NEW research reveals the areas in Adelaide where residents are most vulnerable to extreme heat - and the list includes Elizabeth and Davoren Park in the north, Newton and Magill in the east and Plympton and Seacliff in the south.
The research shows residents in those regions end up in hospital at greater rates than the rest of the population during days of extreme heat and heatwaves.
The research also finds that once the temperature rises above 42 degrees in Adelaide, mortality rates jump significantly.
The paper's author, the University of Monash's Dr Margaret Loughnan, is calling for the State Government and emergency services to devote particular attention to those highly vulnerable suburbs during heatwaves to minimise the harm to residents.
"When you get hot weather, you start to see a spike [in morbidity)," Loughnan told Indaily.
"So you know that there's something that needs to be done or addressed in those parts of the city to protect that part of the community.
"Heatwaves in Australia harm more people than any other natural disaster."
Loughnan's paper, Vulnerability Analysis of Urban Populations During Extreme Heat Events, measured a large selection of different pieces of data to draw up heat vulnerability maps for each capital city.
The maps highlight in red the postcodes in which the population is most affected by heat.
Key factors measured included the average age and general health level of a postcode.
Areas where there are large numbers of older people are vulnerable, and that vulnerability further increases if many of those old people are living alone.
Older people are more vulnerable because their bodies don't stand up well to the rigours of heat stress. They are also less mobile, so are often less able to replenish their fluids.
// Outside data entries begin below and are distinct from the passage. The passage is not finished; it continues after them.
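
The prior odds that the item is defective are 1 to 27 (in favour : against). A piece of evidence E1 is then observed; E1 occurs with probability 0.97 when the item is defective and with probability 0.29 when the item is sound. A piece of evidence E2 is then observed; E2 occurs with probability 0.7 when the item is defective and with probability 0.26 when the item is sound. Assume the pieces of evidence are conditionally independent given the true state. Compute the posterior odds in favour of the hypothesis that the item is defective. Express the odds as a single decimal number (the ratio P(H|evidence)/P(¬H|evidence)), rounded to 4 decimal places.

Prior odds = 1/27 = 0.037037. In log-odds, ln(0.037037) = -3.2958.
Add log likelihood ratios: ln(3.3448) + ln(2.6923) = 2.1978.
Posterior log-odds = -1.0980, so posterior odds = exp(-1.0980) = 0.33353.

Posterior odds ≈ 0.3335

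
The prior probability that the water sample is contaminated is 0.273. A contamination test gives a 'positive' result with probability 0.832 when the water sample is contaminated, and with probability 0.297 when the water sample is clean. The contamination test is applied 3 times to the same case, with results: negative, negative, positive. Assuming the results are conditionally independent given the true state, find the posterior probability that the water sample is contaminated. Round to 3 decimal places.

Posterior P(H) ≈ 0.057

Let H be the event that the water sample is contaminated; start with P(H) = 0.273. P('positive'|H) = 0.832, P('positive'|¬H) = 0.297.
Update on result 1 ('negative'): P(H) ← 0.168·0.2730 / (0.168·0.2730 + 0.703·0.7270) = 0.045864/0.55695 = 0.0823.
Update on result 2 ('negative'): P(H) ← 0.168·0.0823 / (0.168·0.0823 + 0.703·0.9177) = 0.013835/0.65894 = 0.0210.
Update on result 3 ('positive'): P(H) ← 0.832·0.0210 / (0.832·0.0210 + 0.297·0.9790) = 0.017468/0.30823 = 0.0567.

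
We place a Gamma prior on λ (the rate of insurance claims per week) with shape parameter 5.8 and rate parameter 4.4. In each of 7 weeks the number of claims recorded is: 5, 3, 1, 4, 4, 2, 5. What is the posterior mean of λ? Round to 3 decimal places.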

The study also pulled together data for socio-economic status, because people from poorer areas typically have lower access to air conditioning. These people also typically suffer from pre-existing illnesses, particularly cardio-vascular issues, in greater numbers than average.
Loughnan said the study identified age and ethnicity as two of the most important factors effecting heat vulnerability.
"Extreme heat events pose a risk to the health of all individuals, especially the elderly, young children and the chronically ill.
"The research identified communities with diverse cultural backgrounds to also be at a higher risk due to language barriers and difficulties in communicating critical emergency information."
The data included an analysis of how Adelaide's suburbs were constructed and how dense they were - dense suburbs can be as much as 8 degrees hotter than low-density areas.